The scars of colonialism still remain deeply embedded in many Koreans, and, until Assassination, no local film tackling the sensitive subject had managed to resonate strongly with moviegoers. The 2015 Showbox/Mediaplex title, however, went on to become one of Korea’s biggest box-office hits of all time ($85.8 million).
“Assassination provoked a group mentality. Theater attendance was driven by values and emotions shared by the masses, rather than pure entertainment,” says Choi.

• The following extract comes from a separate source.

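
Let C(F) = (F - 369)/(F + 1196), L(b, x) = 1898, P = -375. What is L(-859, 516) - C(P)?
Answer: 1559002/821 ≈ 1898.9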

Indeed, following the success of Assassination, the first quarter of 2016 saw two sleeper hits emerge from this dark chapter of Korean history. Dongju: The Portrait of a Poet (Megabox Plus M), a biopic about a young artist who perishes inside a Japanese prison, debuted at No. 5 on Feb. 17, while Spirits’ Homecoming (WAW Pictures), about teen girls forced into sexual slavery — or “comfort women” — on Japanese military bases, opened a week later at No. 1 and topped the charts for another week until Zootopia hit screens. The two microbudget films ranked among the top 10 for more than a month; Spirits’, a $2 million film, crossed its break-even point on its third day to gross $23.9 million, while Dongju, which cost just $413,000, took in $7.8 million.
Dongju is the pet project of star filmmaker Lee Joon-ik. He insisted on an indie-style shoot because he didn’t want to commercially exploit the late poet and independence fighter who inspired the biopic. Lee refused to use product placement or other forms of advertising incentives for the decidedly slow-paced, black-and-white film. “I really didn’t expect the film to do so well,” says Lee.
Director Cho Chung-rae faced enormous difficulties attracting investors for Spirits’ when he penned the script in 2002. It took 14 years and crowd-funding by more than 75,200 people to get the film made.
Despite tackling such highly politicized topics, however, observers say these films are succeeding because they intentionally reflect universal themes, rather than express explicit political messaging. Spirits’, for example, conveys the horror of rape but does so through the perspective of a modern-day shaman who tries to console the spirit of the deceased (only 46 among an estimated 200,000 Korean comfort women survive).
“Spirits’ deals with a larger human rights problem rather than Korea-Japan relations or political issues,” says film critic Jeong Ji-ouk. The film has received special screenings in key U.S. cities including Los Angeles and New York, as well as college campuses such as Brown University, University of Connecticut and Northern Virginia Community College.
Adds Jeong: “Likewise, Dongju was really about the creative struggle, about producing such beautiful poems under such excruciating circumstances.”